Le divertissement du premier acte est extraordinaire de
puissance et de gaieté virile. Particulièrement, l'air pour
les athlètes : "Eclatez, fières trompettes"
se signale par une force, un jet de rythme et un feu de
la mélodie auxquels je ne vois rien à comparer chez les
maîtres. Haendel, lui-même, qui montre pourtant bien du
génie dans des tableaux de ce genre et à qui cette note
héroïque est familière, n'a pas ce degré de verve, ce "droit
au but". Il y met un peu d'apprêt et de solennité.
Il n'a pas, dans son incontestable grandeur, cette légèreté,
cette rapidité de trait, à la française.
Quant
à la partie proprement dramatique de Castor, je choisirai,
parmi les infinies remarques auxquelles elle pourrait donner
lieu, celles qui me semblent les plus significatives.
On
a beaucoup critiqué les récitatifs de Rameau.
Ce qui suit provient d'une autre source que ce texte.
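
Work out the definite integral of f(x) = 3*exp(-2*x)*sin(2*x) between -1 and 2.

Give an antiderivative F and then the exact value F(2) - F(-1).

Antiderivative: F(x) = -3*exp(-2*x)*sin(2*x)/4 - 3*exp(-2*x)*cos(2*x)/4; value = -3*exp(2)*sin(2)/4 + 3*exp(2)*cos(2)/4 - 3*exp(-4)*cos(4)/4 - 3*exp(-4)*sin(4)/4

Differentiate the proposed F(x) back; it has to land on f(x) exactly.
F(x) = -3*exp(-2*x)*sin(2*x)/4 - 3*exp(-2*x)*cos(2*x)/4 is an antiderivative of f.
Check: d/dx[-3*exp(-2*x)*sin(2*x)/4 - 3*exp(-2*x)*cos(2*x)/4] = 3*exp(-2*x)*sin(2*x) = f(x).
F(2) = -3*exp(-4)*cos(4)/4 - 3*exp(-4)*sin(4)/4; F(-1) = -3*exp(2)*cos(2)/4 + 3*exp(2)*sin(2)/4.
Integral = F(2) - F(-1) = -3*exp(2)*sin(2)/4 + 3*exp(2)*cos(2)/4 - 3*exp(-4)*cos(4)/4 - 3*exp(-4)*sin(4)/4.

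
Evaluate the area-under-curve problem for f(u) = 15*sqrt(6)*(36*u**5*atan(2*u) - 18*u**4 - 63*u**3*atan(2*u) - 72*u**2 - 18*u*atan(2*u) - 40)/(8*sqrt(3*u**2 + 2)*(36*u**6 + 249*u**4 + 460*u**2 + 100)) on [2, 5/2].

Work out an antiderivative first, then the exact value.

Since d/du undoes antidifferentiation here, F'(u) = f(u) is required of F(u).
F(u) = -15*sqrt(6)*sqrt(3*u**2 + 2)*atan(2*u)/(8*(3*u**2 + 10)) is an antiderivative of f.
Check: d/du[-15*sqrt(6)*sqrt(3*u**2 + 2)*atan(2*u)/(8*(3*u**2 + 10))] = (540*sqrt(6)*u**5*atan(2*u) - 270*sqrt(6)*u**4 - 945*sqrt(6)*u**3*atan(2*u) - 1080*sqrt(6)*u**2 - 270*sqrt(6)*u*atan(2*u) - 600*sqrt(6))/(288*u**6*sqrt(3*u**2 + 2) + 1992*u**4*sqrt(3*u**2 + 2) + 3680*u**2*sqrt(3*u**2 + 2) + 800*sqrt(3*u**2 + 2)), which equals f(u).
F(5/2) = -3*sqrt(498)*atan(5)/92; F(2) = -15*sqrt(21)*atan(4)/88.
Integral = F(5/2) - F(2) = -3*sqrt(498)*atan(5)/92 + 15*sqrt(21)*atan(4)/88.

Antiderivative: F(u) = -15*sqrt(6)*sqrt(3*u**2 + 2)*atan(2*u)/(8*(3*u**2 + 10)); value = -3*sqrt(498)*atan(5)/92 + 15*sqrt(21)*atan(4)/88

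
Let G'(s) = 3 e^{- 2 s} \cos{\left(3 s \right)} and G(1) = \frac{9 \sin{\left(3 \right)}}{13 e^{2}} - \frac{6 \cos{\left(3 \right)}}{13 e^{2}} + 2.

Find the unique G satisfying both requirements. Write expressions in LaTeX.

The proposed G(s) is checked by its d/ds: the result must match the given G'(s).
A general antiderivative is \frac{9 e^{- 2 s} \sin{\left(3 s \right)}}{13} - \frac{6 e^{- 2 s} \cos{\left(3 s \right)}}{13} + C.
The condition gives C = \frac{9 \sin{\left(3 \right)}}{13 e^{2}} - \frac{6 \cos{\left(3 \right)}}{13 e^{2}} + 2 - (\frac{9 \sin{\left(3 \right)}}{13 e^{2}} - \frac{6 \cos{\left(3 \right)}}{13 e^{2}}) = 2.
So G(s) = 2 + \frac{9 e^{- 2 s} \sin{\left(3 s \right)}}{13} - \frac{6 e^{- 2 s} \cos{\left(3 s \right)}}{13}.
Check: d/ds[2 + \frac{9 e^{- 2 s} \sin{\left(3 s \right)}}{13} - \frac{6 e^{- 2 s} \cos{\left(3 s \right)}}{13}] = 3 e^{- 2 s} \cos{\left(3 s \right)} = G'(s).

G(s) = 2 + \frac{9 e^{- 2 s} \sin{\left(3 s \right)}}{13} - \frac{6 e^{- 2 s} \cos{\left(3 s \right)}}{13}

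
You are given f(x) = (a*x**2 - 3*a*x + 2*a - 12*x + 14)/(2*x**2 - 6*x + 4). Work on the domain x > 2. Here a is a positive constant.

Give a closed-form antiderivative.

An antiderivative is F(x) = a*x/2 - 5*log(x - 2) - log(x - 1).

Whatever form F(x) takes, F'(x) = f(x) is non-negotiable.
Check: d/dx[a*x/2 - 5*log(x - 2) - log(x - 1)] = (a*x**2 - 3*a*x + 2*a - 12*x + 14)/(2*x**2 - 6*x + 4) = f(x).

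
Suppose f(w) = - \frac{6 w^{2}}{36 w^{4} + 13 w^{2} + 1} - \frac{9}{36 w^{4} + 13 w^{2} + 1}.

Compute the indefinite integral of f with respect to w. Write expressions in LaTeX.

Integrate term by term and add the pieces.
Check: d/dw[3 \operatorname{atan}{\left(2 w \right)} - 5 \operatorname{atan}{\left(3 w \right)}] = \frac{- 6 w^{2} - 9}{36 w^{4} + 13 w^{2} + 1}, which equals f(w).

F(w) = 3 \operatorname{atan}{\left(2 w \right)} - 5 \operatorname{atan}{\left(3 w \right)} + C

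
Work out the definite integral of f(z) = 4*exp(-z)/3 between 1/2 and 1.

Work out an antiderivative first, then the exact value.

Antiderivative: F(z) = -4*exp(-z)/3; value = -4*exp(-1)/3 + 4*exp(-1/2)/3

Recover f(z) by differentiating a candidate F(z); any mismatch rules it out.
F(z) = -4*exp(-z)/3 is an antiderivative of f.
Check: d/dz[-4*exp(-z)/3] = 4*exp(-z)/3 = f(z).
F(1) = -4*exp(-1)/3; F(1/2) = -4*exp(-1/2)/3.
Integral = F(1) - F(1/2) = -4*exp(-1)/3 + 4*exp(-1/2)/3.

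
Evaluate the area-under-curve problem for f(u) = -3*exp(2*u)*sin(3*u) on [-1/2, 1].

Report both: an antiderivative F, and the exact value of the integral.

Antiderivative: F(u) = -6*exp(2*u)*sin(3*u)/13 + 9*exp(2*u)*cos(3*u)/13; value = 9*exp(2)*cos(3)/13 - 6*exp(2)*sin(3)/13 - 6*exp(-1)*sin(3/2)/13 - 9*exp(-1)*cos(3/2)/13

An antiderivative F(u) passes only if d/du[F] lands on f(u) exactly.
F(u) = -6*exp(2*u)*sin(3*u)/13 + 9*exp(2*u)*cos(3*u)/13 is an antiderivative of f.
Check: d/du[-6*exp(2*u)*sin(3*u)/13 + 9*exp(2*u)*cos(3*u)/13] = -3*exp(2*u)*sin(3*u) = f(u).
F(1) = 9*exp(2)*cos(3)/13 - 6*exp(2)*sin(3)/13; F(-1/2) = 9*exp(-1)*cos(3/2)/13 + 6*exp(-1)*sin(3/2)/13.
Integral = F(1) - F(-1/2) = 9*exp(2)*cos(3)/13 - 6*exp(2)*sin(3)/13 - 6*exp(-1)*sin(3/2)/13 - 9*exp(-1)*cos(3/2)/13.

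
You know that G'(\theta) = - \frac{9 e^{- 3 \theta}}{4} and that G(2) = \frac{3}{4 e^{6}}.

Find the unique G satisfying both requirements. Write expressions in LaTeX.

Whatever form G(\theta) takes, its d/d\theta must return the stated G'(\theta).
A general antiderivative is \frac{3 e^{- 3 \theta}}{4} + C.
The condition gives C = \frac{3}{4 e^{6}} - (\frac{3}{4 e^{6}}) = 0.
So G(\theta) = \frac{3 e^{- 3 \theta}}{4}.
Check: d/d\theta[\frac{3 e^{- 3 \theta}}{4}] = - \frac{9 e^{- 3 \theta}}{4} = G'(\theta).

G(\theta) = \frac{3 e^{- 3 \theta}}{4}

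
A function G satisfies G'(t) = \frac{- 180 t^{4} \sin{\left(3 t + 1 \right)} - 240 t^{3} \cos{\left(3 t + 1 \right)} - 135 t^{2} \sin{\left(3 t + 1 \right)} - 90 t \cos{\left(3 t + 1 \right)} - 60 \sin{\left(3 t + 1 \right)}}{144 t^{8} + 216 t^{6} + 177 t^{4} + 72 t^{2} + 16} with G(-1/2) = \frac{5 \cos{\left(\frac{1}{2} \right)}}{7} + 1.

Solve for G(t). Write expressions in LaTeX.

Recognize the product-rule pattern: G'(t) = u'v + uv' with u = \frac{5}{6 \left(2 t^{4} + \frac{3 t^{2}}{2} + \frac{2}{3}\right)}, v = \cos{\left(3 t + 1 \right)}, so integration by parts undoes it.
A general antiderivative is \frac{5 \cos{\left(3 t + 1 \right)}}{6 \left(2 t^{4} + \frac{3 t^{2}}{2} + \frac{2}{3}\right)} + C.
The condition gives C = \frac{5 \cos{\left(\frac{1}{2} \right)}}{7} + 1 - (\frac{5 \cos{\left(\frac{1}{2} \right)}}{7}) = 1.
So G(t) = \frac{12 t^{4} + 9 t^{2} + 5 \cos{\left(3 t + 1 \right)} + 4}{12 t^{4} + 9 t^{2} + 4}.
Check: d/dt[\frac{12 t^{4} + 9 t^{2} + 5 \cos{\left(3 t + 1 \right)} + 4}{12 t^{4} + 9 t^{2} + 4}] = \frac{- 180 t^{4} \sin{\left(3 t + 1 \right)} - 240 t^{3} \cos{\left(3 t + 1 \right)} - 135 t^{2} \sin{\left(3 t + 1 \right)} - 90 t \cos{\left(3 t + 1 \right)} - 60 \sin{\left(3 t + 1 \right)}}{144 t^{8} + 216 t^{6} + 177 t^{4} + 72 t^{2} + 16} = G'(t).

G(t) = \frac{12 t^{4} + 9 t^{2} + 5 \cos{\left(3 t + 1 \right)} + 4}{12 t^{4} + 9 t^{2} + 4}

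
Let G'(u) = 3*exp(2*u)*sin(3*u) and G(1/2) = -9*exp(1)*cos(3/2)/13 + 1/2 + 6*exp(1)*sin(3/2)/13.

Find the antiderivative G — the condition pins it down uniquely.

For G(u) to be correct, d/du[G] must agree with the stated G'(u) identically.
A general antiderivative is 6*exp(2*u)*sin(3*u)/13 - 9*exp(2*u)*cos(3*u)/13 + C.
The condition gives C = -9*exp(1)*cos(3/2)/13 + 1/2 + 6*exp(1)*sin(3/2)/13 - (-9*exp(1)*cos(3/2)/13 + 6*exp(1)*sin(3/2)/13) = 1/2.
So G(u) = -(-12*exp(2*u)*sin(3*u) + 18*exp(2*u)*cos(3*u) - 13)/26.
Check: d/du[-(-12*exp(2*u)*sin(3*u) + 18*exp(2*u)*cos(3*u) - 13)/26] = 3*exp(2*u)*sin(3*u) = G'(u).

G(u) = -(-12*exp(2*u)*sin(3*u) + 18*exp(2*u)*cos(3*u) - 13)/26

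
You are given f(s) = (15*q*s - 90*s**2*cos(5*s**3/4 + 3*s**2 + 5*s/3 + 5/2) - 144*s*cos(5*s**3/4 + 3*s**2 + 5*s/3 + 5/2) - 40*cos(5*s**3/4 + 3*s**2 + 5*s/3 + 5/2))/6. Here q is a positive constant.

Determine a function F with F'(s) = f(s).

An antiderivative is F(s) = (5*q*s**2 - 16*sin(5*s**3/4 + 3*s**2 + 5*s/3 + 5/2))/4.

A first test for any F(s): its s-derivative must equal f(s) identically.
Check: d/ds[(5*q*s**2 - 16*sin(5*s**3/4 + 3*s**2 + 5*s/3 + 5/2))/4] = 5*q*s/2 - 15*s**2*cos(5*s**3/4 + 3*s**2 + 5*s/3 + 5/2) - 24*s*cos(5*s**3/4 + 3*s**2 + 5*s/3 + 5/2) - 20*cos(5*s**3/4 + 3*s**2 + 5*s/3 + 5/2)/3, which equals f(s).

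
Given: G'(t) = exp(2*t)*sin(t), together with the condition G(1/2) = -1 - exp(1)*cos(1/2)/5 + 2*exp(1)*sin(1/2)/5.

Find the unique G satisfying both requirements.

Differentiate the proposed G(t) back; it has to land on the given G'(t).
A general antiderivative is 2*exp(2*t)*sin(t)/5 - exp(2*t)*cos(t)/5 + C.
The condition gives C = -1 - exp(1)*cos(1/2)/5 + 2*exp(1)*sin(1/2)/5 - (-exp(1)*cos(1/2)/5 + 2*exp(1)*sin(1/2)/5) = -1.
So G(t) = 2*exp(2*t)*sin(t)/5 - exp(2*t)*cos(t)/5 - 1.
Check: d/dt[2*exp(2*t)*sin(t)/5 - exp(2*t)*cos(t)/5 - 1] = exp(2*t)*sin(t) = G'(t).

G(t) = 2*exp(2*t)*sin(t)/5 - exp(2*t)*cos(t)/5 - 1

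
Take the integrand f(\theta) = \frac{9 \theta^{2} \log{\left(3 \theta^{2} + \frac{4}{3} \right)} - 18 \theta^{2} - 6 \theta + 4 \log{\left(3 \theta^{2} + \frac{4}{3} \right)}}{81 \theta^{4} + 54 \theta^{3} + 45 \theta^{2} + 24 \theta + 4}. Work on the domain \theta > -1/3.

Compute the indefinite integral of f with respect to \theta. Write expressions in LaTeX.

f has the shape u'v + uv' for u = - \frac{1}{3 \left(3 \theta + 1\right)} and v = \log{\left(3 \theta^{2} + \frac{4}{3} \right)} — it is the derivative of the product u*v.
Check: d/d\theta[- \frac{\log{\left(3 \theta^{2} + \frac{4}{3} \right)}}{9 \theta + 3}] = \frac{9 \theta^{2} \log{\left(3 \theta^{2} + \frac{4}{3} \right)} - 18 \theta^{2} - 6 \theta + 4 \log{\left(3 \theta^{2} + \frac{4}{3} \right)}}{81 \theta^{4} + 54 \theta^{3} + 45 \theta^{2} + 24 \theta + 4} = f(\theta).

F(\theta) = - \frac{\log{\left(3 \theta^{2} + \frac{4}{3} \right)}}{9 \theta + 3} + C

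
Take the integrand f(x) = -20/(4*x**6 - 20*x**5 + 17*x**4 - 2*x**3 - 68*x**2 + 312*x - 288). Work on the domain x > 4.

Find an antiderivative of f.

An antiderivative is F(x) = (-9800*x*log(x - 4) - 49152*x*log(x - 3/2) + 12500*x*log(x + 2) + 23226*x*log(x**2 + 4) + 1764*x*atan(x/2) + 14700*log(x - 4) + 73728*log(x - 3/2) - 18750*log(x + 2) - 34839*log(x**2 + 4) - 2646*atan(x/2) - 134400)/(1470000*x - 2205000).

Factor the denominator ((x - 4)*(x + 2)*(2*x - 3)**2*(x**2 + 4)) and decompose: f = (79*x + 6)/(2500*(x**2 + 4)) - 2048/(30625*(2*x - 3)) + 64/(175*(2*x - 3)**2) + 5/(588*(x + 2)) - 1/(150*(x - 4)); each piece integrates to a log, atan, or power term.
Check: d/dx[(-9800*x*log(x - 4) - 49152*x*log(x - 3/2) + 12500*x*log(x + 2) + 23226*x*log(x**2 + 4) + 1764*x*atan(x/2) + 14700*log(x - 4) + 73728*log(x - 3/2) - 18750*log(x + 2) - 34839*log(x**2 + 4) - 2646*atan(x/2) - 134400)/(1470000*x - 2205000)] = -20/(4*x**6 - 20*x**5 + 17*x**4 - 2*x**3 - 68*x**2 + 312*x - 288) = f(x).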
On leur a
reproché leur sécheresse, leur froideur, leur formalisme
guindé, leur monotonie. Je ne dirai point que Rameau n'ait
pas en certains endroits donné lieu à ce grief. Mais, si
on le généralise, il est absolument faux ; et la vérité,
c'est qu'en cette partie si difficile, si délicate, de l'art
dramatique musical, il a créé d'immortels modèles de force
expressive. Le type du récitatif, tel qu'il l'a conçu et
souvent réalisé, est quelque chose d'admirable, et Monteverde
(quoique avec un génie d'expression profondément différent)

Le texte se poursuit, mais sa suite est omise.